New Lenses Offer Cataract Patients Clearer Future
You’re reading and you notice 3’s look like 8’s or vice versa. When driving, you find yourself needing to be closer to road signs to make the words out clearly. The world just starts to look a little hazy.
But instead of needing new lenses for your glasses, it could be your eyes themselves that need new lenses, according to Women’s Health Advisor of Weill Cornell Medical College. Cataracts, which simply refer to the clouding of the eye lens, are among those age related conditions that greet most of us in retirement. Ophthalmologist Calvin Roberts, MD, of Weill Cornell Medical College, notes that most cataracts develop after age 65. More than half of all people 80 and older either have cataracts or have had cataract surgery, according to the National Institutes of Health (NIH).
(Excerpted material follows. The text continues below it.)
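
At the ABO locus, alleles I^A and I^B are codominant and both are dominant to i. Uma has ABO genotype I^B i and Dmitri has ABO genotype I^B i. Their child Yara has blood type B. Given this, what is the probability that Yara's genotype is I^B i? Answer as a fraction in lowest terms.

Cross I^B i × I^B i → 1/4 I^B I^B, 1/2 I^B i, 1/4 i i.
Type-B genotypes among offspring: I^B I^B (1/4), I^B i (1/2); total 3/4.
P(I^B i | type B) = (1/2) / (3/4) = 2/3.

2/3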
While surgery remains the only option for ridding yourself of serious cataracts, your postoperative world provides a much brighter view than it did for cataract patients even just a few years ago.
“There are no alternatives to surgery, but there are new advances to the restoration process,” says Dr. Roberts. “We have lenses that will allow you to see at a distance as well as read without glasses. There are lenses that can correct astigmatisms. The options have become much-improved in the past couple of years.”
For many years, the intraocular lenses that were used to replace the body’s crystalline lenses clouded by cataracts were made of a harder, more rigid plastic and were designed to give patients renewed clarity in their distance vision. The understanding was that they would simply need reading glasses.